Tuesday, October 9, 2012

Can Shooting Victims Sue Gun Makers?

In animal populations, after inducing sexual aberrations including sterility and homosexual behavior, overcrowding induces vicious, violent behavior...the kind of thing that's classified as suicidal or criminal insanity in humans. Crowded rats don't think of the kind of bizarre aberrant ideas that spew out of crowded humans. Usually they just bite, fight, and kill each other.

However, the logic behind a New York state court's recent ruling, reported by Jason Howerton, suggests overcrowding as an explanation...

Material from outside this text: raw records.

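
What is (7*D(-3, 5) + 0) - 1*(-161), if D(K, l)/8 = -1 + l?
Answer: 385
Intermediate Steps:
D(K, l) = -8 + 8*l (D(K, l) = 8*(-1 + l) = -8 + 8*l)
(7*D(-3, 5) + 0) - 1*(-161) = (7*(-8 + 8*5) + 0) - 1*(-161) = (7*(-8 + 40) + 0) + 161 = (7*32 + 0) + 161 = (224 + 0) + 161 = 224 + 161 = 385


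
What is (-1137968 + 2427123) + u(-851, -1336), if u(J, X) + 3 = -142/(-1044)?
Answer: 672937415/522 ≈ 1.2892e+6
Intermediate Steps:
u(J, X) = -1495/522 (u(J, X) = -3 - 142/(-1044) = -3 - 142*(-1/1044) = -3 + 71/522 = -1495/522)
(-1137968 + 2427123) + u(-851, -1336) = (-1137968 + 2427123) - 1495/522 = 1289155 - 1495/522 = 672937415/522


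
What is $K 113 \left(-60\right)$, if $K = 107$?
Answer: $-725460$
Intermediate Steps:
$K 113 \left(-60\right) = 107 \cdot 113 \left(-60\right) = 12091 \left(-60\right) = -725460$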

http://www.theblaze.com/stories/ny-appeal-court-rules-shooting-victim-may-sue-gun-maker/

To the extent that human-style thinking is involved here, the thinking would presumably be, "People shoot people, and a violent teenager shot Daniel Williams. However, we feel sorry for victims and want to give them money. The violent teenager doesn't have any money. We could give Williams money out of our own personal pockets, just because we feel sorry for him, but we feel more pleasure in ordering someone else to give him money. Whom can we pick? The criminal who sold the gun to the violent teenager has already been convicted, so he doesn't have any money either. Let's go after the manufacturer! Let's blame him for trading with someone who paid cash. Yes, let's discriminate against people who get their legal tender straight from the U.S. government, without paying some third party who might be related to us to process money for them! This feels good, so let's do it! Who cares about the effect upholding this ridiculous decision will have on our country! Woo-hoo!"

Right. So if this case isn't overturned, next year somebody can sue General Motors because Honest (Har Har) John's Used Car Lot sold an old Chevy to a demented senior citizen who forgot that, when you drive to the post office to mail a letter, you're supposed to park the car outside and walk into the post office.

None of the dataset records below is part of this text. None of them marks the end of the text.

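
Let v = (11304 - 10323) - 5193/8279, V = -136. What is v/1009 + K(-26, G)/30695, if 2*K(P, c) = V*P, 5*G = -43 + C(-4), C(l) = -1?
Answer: 263905159118/256411020145 ≈ 1.0292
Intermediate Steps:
G = -44/5 (G = (-43 - 1)/5 = (⅕)*(-44) = -44/5 ≈ -8.8000)
K(P, c) = -68*P (K(P, c) = (-136*P)/2 = -68*P)
v = 8116506/8279 (v = 981 - 5193*1/8279 = 981 - 5193/8279 = 8116506/8279 ≈ 980.37)
v/1009 + K(-26, G)/30695 = (8116506/8279)/1009 - 68*(-26)/30695 = (8116506/8279)*(1/1009) + 1768*(1/30695) = 8116506/8353511 + 1768/30695 = 263905159118/256411020145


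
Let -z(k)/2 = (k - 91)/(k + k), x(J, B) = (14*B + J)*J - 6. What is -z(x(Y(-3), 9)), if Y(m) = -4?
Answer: 45/38 ≈ 1.1842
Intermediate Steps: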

(I didn't make that up. In the 1990s a senile citizen of Scott County suffered that kind of lapse outside the Gate City post office, which is why the section of the post office where postal employees work now has a fortress-thick brick wall and only small, high-placed windows.)

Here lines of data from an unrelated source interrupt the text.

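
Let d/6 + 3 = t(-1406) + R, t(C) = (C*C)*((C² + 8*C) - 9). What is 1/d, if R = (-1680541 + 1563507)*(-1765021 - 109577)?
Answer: 1/24630114182238 ≈ 4.0601e-14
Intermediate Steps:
R = 219391702332 (R = -117034*(-1874598) = 219391702332)
t(C) = C²*(-9 + C² + 8*C)
d = 24630114182238 (d = -18 + 6*((-1406)²*(-9 + (-1406)² + 8*(-1406)) + 219391702332) = -18 + 6*(1976836*(-9 + 1976836 - 11248) + 219391702332) = -18 + 6*(1976836*1965579 + 219391702332) = -18 + 6*(3885627328044 + 219391702332) = -18 + 6*4105019030376 = -18 + 24630114182256 = 24630114182238)
1/d = 1/24630114182238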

Then, while every American who has ever felt a desire to recover some of the money s/he had spent on a motor vehicle joins the dogpile on the manufacturers of America's all-time deadliest non-nuclear invention, we'll see lawsuits against Lilly Pharmaceutical because street dealers have discovered that snorting large quantities of Prozac gets people almost as "high" as cocaine...lawsuits against Exxon because a previously convicted arsonist pumped gas, then siphoned it out of the car and used it to burn down a building...lawsuits against Lowe's because some Prozac-demented fool who wasn't able to buy bullets was able to corner three co-workers while wielding a battery-powered drill...

The federal Supreme Court needs to step in and overturn this idiotic ruling, while we still have any industry at all.